For the present work, we prepared a series of magnetoelectric structures capable of modulating the magnetization with an electric field -- all of which display unprecedented magnetic coercive field tunability. These structures show promise for a number of applications, including magnetic memory and spintronics. First, we generated self-assembled BiFeO3-CoFe2O4 (BFO-CFO) nanostructures of varying architectural structures on differently-oriented perovskite substrates. We were able to control aspect ratio through both thickness control and by manipulating growth thermodynamics. The relationship between magnetic shape and strain anisotropy was systematically analyzed using both in-plane and out-of-plane magnetic easy axis data. The BFO-CFO self-assembled structures may be useful for applications, including longitudinal and perpendicular magnetic memory; additionally they can serve as a prototype for analyzing the magnetoelectric effect-based magnetoresistive random-access memory. BFO-CFO grown on piezoelectric Pb(Mg,Nb)O3-PbTiO3 (PMN-PT) shows a large magnetoelectric coupling coeffcient.

Second, we sought to clarify the relationship between ferroelectric/ferroelastic phase transformation and the magnetoelectric effect in CFO films on PMN-PT heterostructures. Elastic strain is an essential component of electro-mechanical-magnetic coupling. Most prior studies that used piezoelectric materials as a strain source assumed that these materials shared a linear relationship (d31 or d33) with the electric field, which is true only with small electric field signals. In contrast, the largest strain is produced during phase transformation in piezoelectric single crystals. In this work, we systematically investigated electric field induced phase transformation in PMN-PT single crystals with different compositions. A signficant finding that emerged from this study is that a large in-plane uniaxial strain can be controlled by an electric field, and this strain can be used to control the magnetic easy axis distribution in the in-plane. The electric field is along the out-of-plane direction, which is perpendicular to the uniaxial strain and the surface of the sample, and thus can be easily incorporated into real device design.

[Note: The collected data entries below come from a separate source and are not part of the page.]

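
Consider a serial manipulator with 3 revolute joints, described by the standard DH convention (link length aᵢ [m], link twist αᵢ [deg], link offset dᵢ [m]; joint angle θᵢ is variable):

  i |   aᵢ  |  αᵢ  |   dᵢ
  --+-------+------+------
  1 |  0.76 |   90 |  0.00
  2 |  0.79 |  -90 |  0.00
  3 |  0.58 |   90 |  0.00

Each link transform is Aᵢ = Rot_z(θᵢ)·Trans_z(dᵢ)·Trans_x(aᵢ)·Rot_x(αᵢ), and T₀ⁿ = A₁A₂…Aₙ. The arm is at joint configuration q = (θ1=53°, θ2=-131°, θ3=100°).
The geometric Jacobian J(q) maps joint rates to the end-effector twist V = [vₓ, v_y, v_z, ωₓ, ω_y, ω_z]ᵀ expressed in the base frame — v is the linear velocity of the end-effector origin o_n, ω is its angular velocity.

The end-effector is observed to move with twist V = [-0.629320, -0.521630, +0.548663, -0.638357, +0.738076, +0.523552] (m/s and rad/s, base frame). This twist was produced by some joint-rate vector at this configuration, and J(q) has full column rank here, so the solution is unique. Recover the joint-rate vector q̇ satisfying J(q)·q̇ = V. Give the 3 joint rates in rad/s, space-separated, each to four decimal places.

o_n = [-0.2709, 0.5896, -0.5202]
J₁: ẑ×o_n = [-0.5896, -0.2709, 0.0000], ω = ẑ
J2: z=[0.7986, -0.6018, 0.0000] o=[0.4574, 0.6070, 0.0000] → [0.3131, 0.4155, -0.4522, 0.7986, -0.6018, 0.0000]
J3: z=[0.4542, 0.6027, -0.6561] o=[0.1455, 0.1930, -0.5962] → [0.3060, 0.2387, 0.4311, 0.4542, 0.6027, -0.6561]
q̇ = J⁺·V = [0.7020, -0.9540, 0.2720]

0.7020 -0.9540 0.2720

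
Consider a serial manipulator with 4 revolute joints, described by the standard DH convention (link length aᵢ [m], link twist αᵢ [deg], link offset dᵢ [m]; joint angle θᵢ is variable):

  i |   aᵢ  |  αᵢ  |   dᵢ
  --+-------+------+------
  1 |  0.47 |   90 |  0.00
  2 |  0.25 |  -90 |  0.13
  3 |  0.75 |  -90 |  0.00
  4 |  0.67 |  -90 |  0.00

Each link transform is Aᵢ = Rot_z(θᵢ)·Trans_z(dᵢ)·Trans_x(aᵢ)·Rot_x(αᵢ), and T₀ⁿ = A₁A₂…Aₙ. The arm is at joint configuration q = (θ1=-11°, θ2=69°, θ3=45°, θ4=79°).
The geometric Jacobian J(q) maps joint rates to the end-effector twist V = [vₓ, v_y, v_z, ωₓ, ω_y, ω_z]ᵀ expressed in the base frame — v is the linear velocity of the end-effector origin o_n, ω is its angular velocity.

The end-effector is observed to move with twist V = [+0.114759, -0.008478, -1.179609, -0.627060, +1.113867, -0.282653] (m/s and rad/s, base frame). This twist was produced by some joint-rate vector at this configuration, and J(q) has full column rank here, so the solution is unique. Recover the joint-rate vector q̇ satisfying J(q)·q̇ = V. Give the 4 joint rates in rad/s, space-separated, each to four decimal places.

o_n = [1.4640, 0.2153, 0.5772]
J₁: ẑ×o_n = [-0.2153, 1.4640, 0.0000], ω = ẑ
J2: z=[-0.1908, -0.9816, 0.0000] o=[0.4614, -0.0897, 0.0000] → [-0.5666, 0.1101, 0.9260, -0.1908, -0.9816, 0.0000]
J3: z=[-0.9164, 0.1781, 0.3584] o=[0.5245, -0.2344, 0.2334] → [-0.0999, 0.6518, -0.5795, -0.9164, 0.1781, 0.3584]
J4: z=[-0.1138, 0.7425, -0.6601] o=[0.8123, 0.2499, 0.7285] → [-0.1352, -0.4475, -0.4800, -0.1138, 0.7425, -0.6601]
q̇ = J⁺·V = [-0.0620, -0.4710, 0.6940, 0.7110]

-0.0620 -0.4710 0.6940 0.7110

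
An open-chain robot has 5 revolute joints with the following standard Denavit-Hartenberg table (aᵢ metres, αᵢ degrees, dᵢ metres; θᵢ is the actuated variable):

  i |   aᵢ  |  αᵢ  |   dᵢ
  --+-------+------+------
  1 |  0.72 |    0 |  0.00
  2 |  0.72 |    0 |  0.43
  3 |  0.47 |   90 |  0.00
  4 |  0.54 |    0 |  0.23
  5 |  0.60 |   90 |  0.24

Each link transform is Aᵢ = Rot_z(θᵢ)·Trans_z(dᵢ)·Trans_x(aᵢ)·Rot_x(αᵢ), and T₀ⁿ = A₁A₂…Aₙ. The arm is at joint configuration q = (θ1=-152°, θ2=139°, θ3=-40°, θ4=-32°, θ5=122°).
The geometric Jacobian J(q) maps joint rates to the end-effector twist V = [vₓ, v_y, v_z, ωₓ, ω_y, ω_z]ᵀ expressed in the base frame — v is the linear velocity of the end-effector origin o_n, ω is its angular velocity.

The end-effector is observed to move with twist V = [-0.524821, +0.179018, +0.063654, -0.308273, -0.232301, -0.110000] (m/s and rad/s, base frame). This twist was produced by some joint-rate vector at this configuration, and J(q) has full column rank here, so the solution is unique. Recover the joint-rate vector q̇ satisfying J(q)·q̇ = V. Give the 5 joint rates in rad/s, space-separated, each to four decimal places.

-0.6340 0.1250 0.3990 0.1390 0.2470

o_n = [0.2489, -1.5239, 0.7438]
J₁: ẑ×o_n = [1.5239, 0.2489, -0.0000], ω = ẑ
J2: z=[0.0000, 0.0000, 1.0000] o=[-0.6357, -0.3380, 0.0000] → [1.1859, 0.8846, -0.0000, 0.0000, 0.0000, 1.0000]
J3: z=[0.0000, 0.0000, 1.0000] o=[0.0658, -0.5000, 0.4300] → [1.0239, 0.1831, -0.0000, 0.0000, 0.0000, 1.0000]
J4: z=[-0.7986, -0.6018, 0.0000] o=[0.3487, -0.8753, 0.4300] → [-0.1889, 0.2506, 0.4579, -0.7986, -0.6018, 0.0000]
J5: z=[-0.7986, -0.6018, 0.0000] o=[0.4406, -1.3795, 0.1438] → [-0.3611, 0.4792, 0.0000, -0.7986, -0.6018, 0.0000]
q̇ = J⁺·V = [-0.6340, 0.1250, 0.3990, 0.1390, 0.2470]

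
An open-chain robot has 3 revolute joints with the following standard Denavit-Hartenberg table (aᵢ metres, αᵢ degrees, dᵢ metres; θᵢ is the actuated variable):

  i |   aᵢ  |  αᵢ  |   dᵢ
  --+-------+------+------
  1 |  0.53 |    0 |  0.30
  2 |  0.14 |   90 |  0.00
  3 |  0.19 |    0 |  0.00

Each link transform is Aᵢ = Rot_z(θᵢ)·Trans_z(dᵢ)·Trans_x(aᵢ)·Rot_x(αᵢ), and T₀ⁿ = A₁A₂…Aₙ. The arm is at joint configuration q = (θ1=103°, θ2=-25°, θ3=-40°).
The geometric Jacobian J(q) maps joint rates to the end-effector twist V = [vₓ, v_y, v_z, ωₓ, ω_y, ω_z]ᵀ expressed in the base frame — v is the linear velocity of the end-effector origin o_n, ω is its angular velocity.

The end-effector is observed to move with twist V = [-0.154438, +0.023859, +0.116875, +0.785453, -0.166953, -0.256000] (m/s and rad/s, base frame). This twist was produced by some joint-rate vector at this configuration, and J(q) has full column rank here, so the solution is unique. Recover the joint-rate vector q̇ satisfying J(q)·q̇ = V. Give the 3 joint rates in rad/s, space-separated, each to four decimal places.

0.4770 -0.7330 0.8030

o_n = [-0.0599, 0.7957, 0.1779]
J₁: ẑ×o_n = [-0.7957, -0.0599, 0.0000], ω = ẑ
J2: z=[0.0000, 0.0000, 1.0000] o=[-0.1192, 0.5164, 0.3000] → [-0.2793, 0.0594, 0.0000, 0.0000, 0.0000, 1.0000]
J3: z=[0.9781, -0.2079, 0.0000] o=[-0.0901, 0.6534, 0.3000] → [0.0254, 0.1195, 0.1455, 0.9781, -0.2079, 0.0000]
q̇ = J⁺·V = [0.4770, -0.7330, 0.8030]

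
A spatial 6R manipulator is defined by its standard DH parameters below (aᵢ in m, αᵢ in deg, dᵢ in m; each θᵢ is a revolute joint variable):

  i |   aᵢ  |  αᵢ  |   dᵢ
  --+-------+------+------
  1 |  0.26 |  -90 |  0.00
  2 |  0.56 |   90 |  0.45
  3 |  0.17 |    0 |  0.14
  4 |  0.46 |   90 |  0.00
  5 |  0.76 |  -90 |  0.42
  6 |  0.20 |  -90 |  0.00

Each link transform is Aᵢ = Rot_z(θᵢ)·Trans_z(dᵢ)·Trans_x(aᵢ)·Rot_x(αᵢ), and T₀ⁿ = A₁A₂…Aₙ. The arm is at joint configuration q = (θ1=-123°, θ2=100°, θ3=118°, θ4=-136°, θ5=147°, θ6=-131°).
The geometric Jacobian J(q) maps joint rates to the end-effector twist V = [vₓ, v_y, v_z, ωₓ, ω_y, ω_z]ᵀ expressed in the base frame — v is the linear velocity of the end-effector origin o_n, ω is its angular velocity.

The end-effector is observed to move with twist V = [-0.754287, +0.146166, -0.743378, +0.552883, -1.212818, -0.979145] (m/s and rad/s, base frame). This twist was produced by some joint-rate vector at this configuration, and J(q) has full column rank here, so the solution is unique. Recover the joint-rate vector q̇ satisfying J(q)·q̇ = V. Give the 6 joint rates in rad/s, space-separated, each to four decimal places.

-0.5500 0.3190 0.8880 -0.1620 -0.8580 -0.0640

o_n = [-0.3124, -0.6241, -0.3198]
J₁: ẑ×o_n = [0.6241, -0.3124, 0.0000], ω = ẑ
J2: z=[0.8387, -0.5446, 0.0000] o=[-0.1416, -0.2181, 0.0000] → [0.1742, 0.2682, -0.4335, 0.8387, -0.5446, 0.0000]
J3: z=[-0.5364, -0.8259, -0.1736] o=[0.2888, -0.3816, -0.5515] → [-0.2334, 0.2286, -0.3664, -0.5364, -0.8259, -0.1736]
J4: z=[-0.5364, -0.8259, -0.1736] o=[0.3320, -0.5906, -0.4972] → [-0.1523, 0.2070, -0.5143, -0.5364, -0.8259, -0.1736]
J5: z=[-0.8268, 0.4730, 0.3043] o=[0.2542, -0.4495, -0.9280] → [0.3408, 0.3305, 0.4123, -0.8268, 0.4730, 0.3043]
J6: z=[0.5420, 0.5256, 0.6557] o=[-0.2073, -0.7882, -0.2751] → [-0.1312, -0.0447, 0.1442, 0.5420, 0.5256, 0.6557]
q̇ = J⁺·V = [-0.5500, 0.3190, 0.8880, -0.1620, -0.8580, -0.0640]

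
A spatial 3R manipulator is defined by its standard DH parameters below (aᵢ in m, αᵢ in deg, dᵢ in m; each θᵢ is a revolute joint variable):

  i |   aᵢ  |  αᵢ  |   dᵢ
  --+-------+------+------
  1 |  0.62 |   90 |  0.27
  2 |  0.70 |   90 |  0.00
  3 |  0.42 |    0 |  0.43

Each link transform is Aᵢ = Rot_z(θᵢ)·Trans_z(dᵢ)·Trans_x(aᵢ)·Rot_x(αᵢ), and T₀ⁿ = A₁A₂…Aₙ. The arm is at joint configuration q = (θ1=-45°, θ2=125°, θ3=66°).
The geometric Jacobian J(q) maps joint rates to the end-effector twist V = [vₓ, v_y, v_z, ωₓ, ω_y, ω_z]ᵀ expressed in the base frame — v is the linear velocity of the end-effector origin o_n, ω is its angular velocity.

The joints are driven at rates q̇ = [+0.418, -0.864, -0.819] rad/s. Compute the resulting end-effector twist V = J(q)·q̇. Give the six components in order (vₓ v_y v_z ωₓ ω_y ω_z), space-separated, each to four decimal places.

0.8111 -0.3338 0.3846 0.1366 1.0853 -0.0518

o_n = [0.0630, -0.6056, 1.2300]
J₁: ẑ×o_n = [0.6056, 0.0630, -0.0000], ω = ẑ
J2: z=[-0.7071, -0.7071, 0.0000] o=[0.4384, -0.4384, 0.2700] → [-0.6788, 0.6788, -0.1473, -0.7071, -0.7071, 0.0000]
J3: z=[0.5792, -0.5792, 0.5736] o=[0.1545, -0.1545, 0.8434] → [0.0348, -0.2764, -0.3143, 0.5792, -0.5792, 0.5736]
V = J·q̇ = [0.8111, -0.3338, 0.3846, 0.1366, 1.0853, -0.0518]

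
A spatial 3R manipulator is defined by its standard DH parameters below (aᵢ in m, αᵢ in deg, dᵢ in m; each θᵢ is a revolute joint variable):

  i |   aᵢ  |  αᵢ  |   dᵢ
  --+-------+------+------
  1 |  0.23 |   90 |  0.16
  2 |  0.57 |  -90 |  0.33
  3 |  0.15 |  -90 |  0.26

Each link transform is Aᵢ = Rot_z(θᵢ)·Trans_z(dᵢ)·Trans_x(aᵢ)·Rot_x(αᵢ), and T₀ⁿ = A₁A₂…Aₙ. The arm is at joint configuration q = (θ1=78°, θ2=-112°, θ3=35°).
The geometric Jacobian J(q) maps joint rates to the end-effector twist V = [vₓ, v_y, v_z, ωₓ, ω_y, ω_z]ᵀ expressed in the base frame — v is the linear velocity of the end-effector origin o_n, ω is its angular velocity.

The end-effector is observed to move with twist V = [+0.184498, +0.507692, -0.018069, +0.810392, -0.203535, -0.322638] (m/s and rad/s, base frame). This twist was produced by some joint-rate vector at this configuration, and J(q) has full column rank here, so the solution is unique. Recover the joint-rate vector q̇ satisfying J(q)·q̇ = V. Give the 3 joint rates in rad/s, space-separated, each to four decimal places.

o_n = [0.2826, 0.1562, -0.5798]
J₁: ẑ×o_n = [-0.1562, 0.2826, 0.0000], ω = ẑ
J2: z=[0.9781, -0.2079, 0.0000] o=[0.0478, 0.2250, 0.1600] → [0.1538, 0.7237, -0.0185, 0.9781, -0.2079, 0.0000]
J3: z=[0.1928, 0.9069, -0.3746] o=[0.3262, -0.0525, -0.3685] → [-0.1135, 0.0571, 0.0798, 0.1928, 0.9069, -0.3746]
q̇ = J⁺·V = [-0.3350, 0.8350, -0.0330]

-0.3350 0.8350 -0.0330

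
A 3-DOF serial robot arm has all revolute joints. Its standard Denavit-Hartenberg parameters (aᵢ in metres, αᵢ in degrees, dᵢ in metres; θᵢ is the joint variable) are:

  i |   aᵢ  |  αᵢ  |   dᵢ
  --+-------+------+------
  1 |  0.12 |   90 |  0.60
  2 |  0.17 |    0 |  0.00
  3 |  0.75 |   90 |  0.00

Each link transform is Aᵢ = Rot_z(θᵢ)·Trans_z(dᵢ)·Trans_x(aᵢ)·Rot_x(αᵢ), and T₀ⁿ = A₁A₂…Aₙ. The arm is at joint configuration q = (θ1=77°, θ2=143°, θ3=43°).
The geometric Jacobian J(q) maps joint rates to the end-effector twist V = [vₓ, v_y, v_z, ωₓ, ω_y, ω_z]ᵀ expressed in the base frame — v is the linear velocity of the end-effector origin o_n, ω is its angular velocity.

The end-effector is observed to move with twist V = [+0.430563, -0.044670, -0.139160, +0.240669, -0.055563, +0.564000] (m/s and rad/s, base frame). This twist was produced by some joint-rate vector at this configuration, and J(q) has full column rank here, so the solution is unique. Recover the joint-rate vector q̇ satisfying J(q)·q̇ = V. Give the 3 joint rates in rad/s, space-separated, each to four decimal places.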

Finally, we identified very large magnetic coercive field tunability in the CFO/PMN-PT monolithic structures -- in fact, more than ten times larger than previously reported magnetoelectric heterostructures. We used a <011> oriented PMN-PT substrate, where a large uniaxial strain can be induced by an electric field. Importantly, since the two in-plane directions have the same dimensions, the uniaxial strain can induce a significant magnetic anisotropy distribution change in the two in-plane directions. A unprecedented magnetic coercive field change of up to 580 Oe has been observed, which shows great potential for applications in both magnetic memory and microwave magnetic devices.